Daniel Scisinio e as lembranças que voltam sempre
Por Gustavo Dumas
publicado em 11/11/2006
www.partes.com.br/cultura/musica/danielscisinio.asp
Gustavo Dumas
Do tanto que se poderia polemizar acerca da mudança de perfil na produção de música popular brasileira nas duas últimas décadas, longe deveria estar a demarcação de uma suposta crise de criatividade – porém é justo o que consagrados emepebistas mais enxergam em muitas leituras superficiais de cenário. A música brasileira vai bem, obrigado. Os conceitos de popular e de produção é que merecem revisão, mas não, em si, a qualidade da composição que tem sido feita. Esta é indubitável; porém, deve ser procurada, visitada entre ruas reais e virtuais, pesquisada, enfim. É ou não um problema da produção, que não faz aparecer tamanha produtividade? É ou não um problema conceitual, se encontra-se alvejado logo o “P” da MPB, que se tornou “impopular” ou outra coisa ou mesmo se fragmentou em subgêneros filiais nem sempre tão fáceis de encontrar dando sopa por aí? Hipóteses, a se pensar.
Em meio a tudo, o digno “ressurgimento” do samba, a sua inserção junto a novos públicos antes alheios ao samba como parte integrante fundadora da MPB lato sensu. O cantor e compositor niteroiense Daniel Scisinio insere-se num contexto já de pós-revalorização.
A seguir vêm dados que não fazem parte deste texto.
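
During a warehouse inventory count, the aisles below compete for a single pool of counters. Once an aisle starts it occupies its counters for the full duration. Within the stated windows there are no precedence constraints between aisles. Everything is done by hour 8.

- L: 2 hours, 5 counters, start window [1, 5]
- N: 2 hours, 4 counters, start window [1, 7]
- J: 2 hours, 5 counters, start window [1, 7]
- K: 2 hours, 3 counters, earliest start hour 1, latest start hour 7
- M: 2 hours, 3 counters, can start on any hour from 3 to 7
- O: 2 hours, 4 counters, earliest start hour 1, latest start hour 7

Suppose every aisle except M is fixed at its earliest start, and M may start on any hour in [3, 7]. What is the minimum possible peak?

M@3: h1:21  h2:21  h3:3  h4:3  h5:0  h6:0  h7:0  h8:0 → peak 21
M@4: h1:21  h2:21  h3:0  h4:3  h5:3  h6:0  h7:0  h8:0 → peak 21
M@5: h1:21  h2:21  h3:0  h4:0  h5:3  h6:3  h7:0  h8:0 → peak 21
M@6: h1:21  h2:21  h3:0  h4:0  h5:0  h6:3  h7:3  h8:0 → peak 21
M@7: h1:21  h2:21  h3:0  h4:0  h5:0  h6:0  h7:3  h8:3 → peak 21
Best is M@3, peak 21.

21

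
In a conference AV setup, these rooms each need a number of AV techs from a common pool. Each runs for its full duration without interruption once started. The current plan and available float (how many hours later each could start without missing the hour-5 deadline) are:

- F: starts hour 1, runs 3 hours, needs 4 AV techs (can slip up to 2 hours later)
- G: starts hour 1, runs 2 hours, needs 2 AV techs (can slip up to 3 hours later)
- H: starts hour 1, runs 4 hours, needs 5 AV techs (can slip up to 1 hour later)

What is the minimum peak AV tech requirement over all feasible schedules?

9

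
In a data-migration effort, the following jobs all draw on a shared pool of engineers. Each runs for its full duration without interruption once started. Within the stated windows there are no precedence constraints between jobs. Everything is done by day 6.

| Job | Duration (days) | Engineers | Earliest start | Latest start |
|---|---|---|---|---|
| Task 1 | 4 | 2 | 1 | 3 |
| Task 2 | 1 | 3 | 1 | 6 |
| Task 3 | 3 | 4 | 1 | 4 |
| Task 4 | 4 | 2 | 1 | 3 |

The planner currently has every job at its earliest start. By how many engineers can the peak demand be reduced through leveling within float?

Early-start peak: d1:11  d2:8  d3:8  d4:4  d5:0  d6:0 ⇒ 11.
Leveled (Task 1@1, Task 2@1, Task 3@2, Task 4@1): d1:7  d2:8  d3:8  d4:8  d5:0  d6:0 ⇒ 8.
Reduction 11 − 8 = 3.

3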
Conquistado o prestígio, o samba carece ir além dos olhos do mercado, que não teve opção senão abdicar do pagodismo meloso e imbricar demagogicamente, constrangido, pela via do autêntico. Componente do grupo “Unha de Gato”, Scisinio pertence à vanguarda de uma geração que já se acostumou com a publicidade alcançada pelo nosso ritmo e daí segue, com um certo otimismo, rumo a um futuro, a uma renovação. Não mais se contentando com o propalado “resgate”, entende que deste faça parte o engenho, o esforço para a inovação, se bem que dentro dos alicerces constituídos, claro, e embora salvaguarde, em uma árdua rotina de bares e trabalhos nas noites, os (bons) princípios que fizeram o samba recuperar o espaço antes perdido para a onda de pseudomodernidade importada ou ainda imposta pelo mercado, que acusara de decadente um gênero que agoniza mas não morre. É isso o disco “Nova Poesia”, de Scisinio: reverência ao passado, flerte com um novo.
A bem da verdade, este namoro, em que pese seja declarado pelo título do CD – lançado pelo selo Niterói Discos, braço da iniciativa cultural da Prefeitura da ex-capital fluminense –, é tímido, reservado, respeitoso demais para com o “velho”, aqui entendido em todo o seu aspecto positivo. O novo é velho, e assim o velho se renova. Com esta solução, Scisinio constrói sua estreia: apostando em inéditas que preconizam uma fórmula que se encontra em ótima forma, como anuncia a faixa inicial, “O bom remador”, do mestre Wilson Moreira. Outras faixas se destacam, principalmente as que se sustentam no duo simplicidade/alegria bem tupiniquim, como “Bons tempos vividos” (do Trio Calafrio formado por Barbeirinho, Marcos Diniz e Luiz Grande, em participação mais que especial deste último e também da dupla Silvério Pontes e Zé da Velha), “Cadê Manel” (Scisinio com Bispo Helder), “Dona Neném” (parceria com Ilton do Candongueiro), “Festão” e “Terra da roça” (ambas de Scisinio). Algumas letras mereciam um tratamento mais à altura do título “Nova Poesia”, e aí o que se vê é uma certa repetição de imagens de gosto algo duvidoso. Nada, no entanto, que comprometa o espírito da proposta.
Ao operar em meio à revisão histórica por que passa nossa música, Daniel Scisinio vem se apresentar como artista com afinada voz própria, afirmando a necessidade de que se aceite procurar, para achar, característica que a música brasileira jamais deixou de possuir: criatividade. Cabe agora aos músicos, principalmente nas noites, nas rodas mais movimentadas, se incumbirem desta necessidade, e mostrarem as suas e as composições inéditas da montoeira de arteiros que nosso solo não cansa de ver nascer, entre lembranças que voltam sempre e provocam em muitos a vontade de tomar parte em memória musical tão rica.